A vice-ministra detalhou o imenso e generalizado custo deste ataque: «Manifesta-se em danos à geração de eletricidade, ao transporte público, aos serviços hospitalares, à indústria, à produção de alimentos, à transferência e distribuição de suprimentos para o consumo da população, ao abastecimento de água potável, aos serviços comunitários, ou seja, praticamente a todas as esferas da vida no país».
 
E alertou: «Este é um plano agressivo e friamente calculado contra um país com escassos recursos naturais e sujeito há quase 70 anos a um bloqueio econômico que limita o acesso a moeda estrangeira, financiamento externo, mercados e tecnologia. É um plano para provocar uma crise humanitária induzida».
 
Vidal Ferreiro também alertou sobre a fabricação de pretextos: «Por outro lado, novos pretextos são constantemente fabricados contra Cuba, com o objetivo de justificar a punição coletiva à qual o povo cubano está sendo submetido, bem como uma ação armada e irresponsável contra o país». E citou como exemplo «a acusação grosseira e fraudulenta contra o líder da Revolução, Raúl Castro, que carece de qualquer base legal ou moral e se baseia de forma suspeita e oportunista em um evento ocorrido há 30 anos, sob a exclusiva responsabilidade do governo dos EUA».
 
«Cuba não representa uma ameaça aos Estados Unidos, à sua segurança nacional, ao seu sistema de governo ou ao seu modo de vida», afirmou enfaticamente, acrescentando: «Não existem bases estrangeiras em Cuba, nem forças estrangeiras agindo contra os Estados Unidos a partir do nosso território».
 
Em relação ao perigo de uma escalada militar, a vice-ministra declarou: «O perigo de uma agressão militar contra Cuba cresce a cada dia.
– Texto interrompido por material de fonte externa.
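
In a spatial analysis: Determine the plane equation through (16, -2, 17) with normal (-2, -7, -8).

The plane through P with normal n = (a, b, c) satisfies n·(r - P) = 0,
i.e. ax + by + cz = a·x₀ + b·y₀ + c·z₀.
d = (-2)·16 + (-7)·(-2) + (-8)·17
  = -32 + 14 - 136
  = -154
Equation: -2x - 7y - 8z = -154

-2x - 7y - 8z = -154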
Não há justificativa alguma que possa comprometer uma agressão militar contra o nosso país, que sem dúvida causaria destruição e a morte de cubanos e norte-americanos. Cuba não quer um conflito. Somos e sempre fomos um país de paz».
 
A esse respeito, citou o primeiro-secretário do Comitê Central do Partido e presidente da República, Miguel Díaz-Canel Bermúdez: «Somos um país de paz. Não promovemos a guerra, não gostamos da guerra, incentivamos a solidariedade e a cooperação entre os povos, mas estamos preparados para defender a paz que desejamos».
 
A este respeito, deixou clara a posição de Cuba: «Queremos a paz, mas não uma paz sem soberania, sem independência, em que os cubanos não sejam donos da riqueza nacional, em que o país esteja sujeito à tutela do governo dos EUA e a economia retorne a uma relação de dependência da economia norte-americana. Não aceitamos essa paz».
 
Para concluir, ela reafirmou sua disposição de dialogar sem condições que comprometam a independência nacional e expressou sua gratidão pela solidariedade internacional demonstrada: «Sabemos que Cuba não está sozinha nesta luta. Somos testemunhas das inúmeras manifestações de solidariedade e apoio, às quais reiteramos a mais profunda gratidão do povo cubano».
 
PRECISAMOS SER DEIXADOS EM PAZ PARA VIVER
 
«Nós, jovens deputados cubanos, não pedimos clemência. Cuba nunca prejudicou os Estados Unidos, nem representamos qualquer ameaça. O governo dos Estados Unidos não tem nada a nos perdoar. Nossa única exigência, nosso único pedido, é que o direito de todo um povo à autodeterminação e à soberania seja respeitado», declarou o deputado Danhiz Díaz Pereira, vice-presidente da Comissão da Juventude, da Infância e da Igualdade de Direitos da Mulher, durante a Audiência Pública Parlamentar «Cuba Quer a Paz».
 
Aos 30 anos, como deputado da Assembleia Nacional do Poder Popular, ele proferiu seu discurso encaminhado aos congressistas dos Estados Unidos e ao povo norte-americano em nome dos jovens deputados que compõem o Parlamento em sua 10ª Legislatura.
 
«Falo em nome de toda uma geração nascida sob o peso de um bloqueio cruel e ilegal. Uma geração que conheceu a adversidade não por escolha, mas imposta de fora», enfatizou.
 
«Nossa presença no Parlamento cubano não é uma mera estatística, mas a expressão de uma Cuba jovem e vibrante, profundamente comprometida com seu povo, seu país e a paz».
 
O jovem legislador enfatizou que eles foram formados «em salas de aula cubanas que, apesar da política da ganância, nos moldaram como profissionais e como seres humanos livres, dignos e solidários».
 
Alertou que esta «não é apenas mais uma carta dentro da estrutura do protocolo diplomático. É o sentimento de uma geração que viu como, nos últimos meses, a ameaça de agressão militar por parte do governo deles contra o nosso povo se tornou uma possibilidade tangível».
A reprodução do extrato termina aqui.